A brief but feeble struggle ensued between members of both organizations before order was temporarily restored.  Once the above-noted 7-year old child was pacified with a new hot dog and some curly fries, Mr. Wallbanger attempted to clarify the position of the CZS.

“The proper name of the so-called Elk is wapiti, one of the largest species within the deer family, Cervidae, and one of the largest terrestrial mammals in North America, as well as Central and East Asia. It is often confused with the larger Alces alces, which is called…”

“Can it, professor,” said Ms. Pettifogger-Halstonwise.  “Nobody cares about your stupid reindeer stories—”

“Reindeer!” declared a suddenly indignant Wallbanger.  “I’ll have you know Reindeer are completely different from Elk.  I’ll concede they are the same species, but only a Neanderthal would mix….”

“So that’s how it’s going to be!” interrupted Ms. Pettifogger-Halstonwise.  “You can throw around terms like Neanderthal but heaven forbid I call you a troglodyte.

“What’s the difference?” Mr. Wallbanger asked angrily.

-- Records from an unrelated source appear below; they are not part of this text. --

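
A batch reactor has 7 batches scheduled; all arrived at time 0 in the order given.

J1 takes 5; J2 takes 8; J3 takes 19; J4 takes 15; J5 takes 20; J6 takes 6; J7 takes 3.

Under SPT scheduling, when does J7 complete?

SPT (increasing processing time): J7 J1 J6 J2 J4 J3 J5.
J7: 0→3

3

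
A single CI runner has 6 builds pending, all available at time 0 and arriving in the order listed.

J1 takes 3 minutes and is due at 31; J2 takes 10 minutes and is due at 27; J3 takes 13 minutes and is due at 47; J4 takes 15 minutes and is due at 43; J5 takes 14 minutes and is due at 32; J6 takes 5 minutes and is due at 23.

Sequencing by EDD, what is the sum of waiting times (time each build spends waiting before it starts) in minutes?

EDD (increasing due date): J6 J2 J1 J5 J4 J3.
J6: waits 0, runs 0→5
J2: waits 5, runs 5→15
J1: waits 15, runs 15→18
J5: waits 18, runs 18→32
J4: waits 32, runs 32→47
J3: waits 47, runs 47→60
Sum = 0+5+15+18+32+47 = 117.

117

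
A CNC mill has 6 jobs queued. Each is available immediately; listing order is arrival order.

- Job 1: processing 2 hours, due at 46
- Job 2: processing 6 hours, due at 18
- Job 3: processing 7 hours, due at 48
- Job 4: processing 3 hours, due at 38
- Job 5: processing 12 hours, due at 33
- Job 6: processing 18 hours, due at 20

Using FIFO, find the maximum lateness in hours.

FIFO (arrival order): Job 1 Job 2 Job 3 Job 4 Job 5 Job 6.
Job 1: 0→2, due 46, lateness -44
Job 2: 2→8, due 18, lateness -10
Job 3: 8→15, due 48, lateness -33
Job 4: 15→18, due 38, lateness -20
Job 5: 18→30, due 33, lateness -3
Job 6: 30→48, due 20, lateness 28
Maximum = 28.

28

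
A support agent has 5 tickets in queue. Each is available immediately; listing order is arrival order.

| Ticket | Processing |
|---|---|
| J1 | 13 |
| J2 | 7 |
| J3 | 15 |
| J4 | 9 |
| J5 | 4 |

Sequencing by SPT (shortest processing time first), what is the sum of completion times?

116

SPT (increasing processing time): J5 J2 J4 J1 J3.
J5: 0→4
J2: 4→11
J4: 11→20
J1: 20→33
J3: 33→48
Sum = 4+11+20+33+48 = 116.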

At this point, Palaeoanthropologist Alston Hammersmithe, president of the Canadian Association for Physical Anthropology (CSPA), stepped forward from the small crowd of bewildered onlookers to offer some clarification.

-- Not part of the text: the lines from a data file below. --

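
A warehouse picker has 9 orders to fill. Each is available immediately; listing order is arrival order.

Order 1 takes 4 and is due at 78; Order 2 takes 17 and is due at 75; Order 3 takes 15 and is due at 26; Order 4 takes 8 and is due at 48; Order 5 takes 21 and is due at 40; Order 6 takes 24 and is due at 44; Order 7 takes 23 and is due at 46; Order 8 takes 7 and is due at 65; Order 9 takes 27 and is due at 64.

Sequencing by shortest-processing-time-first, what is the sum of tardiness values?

246

SPT (increasing processing time): Order 1 Order 8 Order 4 Order 3 Order 2 Order 5 Order 7 Order 6 Order 9.
Order 1: 0→4, due 78, tardiness 0
Order 8: 4→11, due 65, tardiness 0
Order 4: 11→19, due 48, tardiness 0
Order 3: 19→34, due 26, tardiness 8
Order 2: 34→51, due 75, tardiness 0
Order 5: 51→72, due 40, tardiness 32
Order 7: 72→95, due 46, tardiness 49
Order 6: 95→119, due 44, tardiness 75
Order 9: 119→146, due 64, tardiness 82
Sum = 0+0+0+8+0+32+49+75+82 = 246.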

“Pardon me,” he said, “but technically, Neanderthals are an extinct species or subspecies of archaic humans, whereas a troglodyte is any cave dweller, so while it is likely some Neanderthals lived in caves, so they were troglodytes, it is important to distinguish—”

“Alston!” said Ms. Pettifogger-Halstonwise, “I told you to stop following me.  It’s over.”

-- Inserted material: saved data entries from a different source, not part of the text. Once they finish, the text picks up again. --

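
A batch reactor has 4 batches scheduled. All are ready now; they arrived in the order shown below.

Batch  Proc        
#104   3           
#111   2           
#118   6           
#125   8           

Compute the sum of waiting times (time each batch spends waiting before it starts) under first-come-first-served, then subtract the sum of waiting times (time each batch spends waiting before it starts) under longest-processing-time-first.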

A surprised Wallbanger immediately interjected.  “That’s Alston?!” he said.  “You told me he had moved to Vancouver to be with his sick mother.  Are you lying to me now?”

“Oh for goodness sakes, Harvey,” said an irritated Pettifogger-Halstonwise. “I don’t know what he’s doing here.”

“My mother has recovered,” said Hammersmithe.  “Not that you would care, you insufferable harpy.”

“Watch it, pal,” said Wallbanger, “that’s the woman I’m going to marry.”

“So!” said Hammersmithe to Pettifogger-Halstonwise.  “The ink’s not even dry on your dead husband’s death certificate and you are off galivanting with some zoo keeper.”

“Zoo keeper?!” said Wallbanger, charging Hammersmithe. “I’m going to show you exactly how much of a Neanderthal I really am!”

“Harvey no!” said Pettifogger-Halstonwise immediately before getting the vapors and fainting on the spot.

“My love!” cried Hammersmithe; then to Wallbanger, “Look what you’ve done!”

“What I’ve done?!” cried Wallbanger. “If you hadn’t shown up here today, none of this would have happened.  You are a disgrace, sir!”

As the press conference descended into fisticuffs for the second time, Edmonton Elks club president and CEO Chris Presson, who happened to be driving past, pulled the combatants apart.

“Gentlemen please!” Presson exclaimed.  “Compose yourselves!  This is no way to behave in public, especially in front of children.”  Mr. Presson motioned towards the 7-year old child who was now covered in ketchup.

“Can’t we all get along?” pleaded Presson.  “We are a community owned football team.  We chose ‘Elks’ to be inclusive.”

“Inclusive?” said Egale Canada representative Marion Dodge, who happened to be leading a parade of flamboyantly-dressed males. “Are you kidding me?  You name your stupid football team after a bunch of animals and suddenly we’re supposed to believe you’re trying to be inclusive?  Let me tell you something about inclusive….”

“Ah fuck it,” said Presson.  “We’re going back to Eskimos.”